In the exchange, she’d found his quiet rhythm. It was…the way an evening breeze might move through the Sonoran Desert of her youth in Arizona. Tap. Pause. Tap. Pause. Tap. It, gods, she could feel the harshest layers of the adrenaline draining slowly out of her system. Tap. Pause. Tap.
Time, which had been compressed out of all recognition, began to have meaning again.
Her heart rate had returned to normal by the time she crossed a final berm and was once again “feet wet” over the ocean. She climbed back up to fifty feet and trailed Merchant. The other two aircraft, finished with the camp, were formed up behind them. Now she could finally spare the attention to look at her companion clearly for the first time.
He’d finally turned back to watch forward. He seemed small only when compared to the big soldier who’d been with him and was perched on one of the outside benches. Sitting next to her, he looked to be her height, perhaps another inch or two taller.

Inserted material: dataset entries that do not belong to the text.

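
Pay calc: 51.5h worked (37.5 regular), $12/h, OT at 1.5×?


$702.00

Regular: 37.5h × $12 = $450.00
Overtime: 51.5 - 37.5 = 14.0h
OT pay: 14.0h × $12 × 1.5 = $252.00
Total = $450.00 + $252.00 = $702.00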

MICH helmet, not a lot of heavy armor like she wore, and enough ammo to suppress a mid-sized city.
Four guys attacking an entire terrorist camp at sunset. Coming away with seven hostages and what she assumed were large sacks of intel.
Only one group was that bug-shit crazy. She’d never flown with them, only knew them by myth and rumor. In eight years of service Claudia couldn’t be sure if she’d ever even met one of them before.
Scary bastards, making her damned glad they were on her side.
Still, Claudia made it a personal policy to steer well clear of scary bastards who were bug-shit crazy.
A policy she had no intention of changing.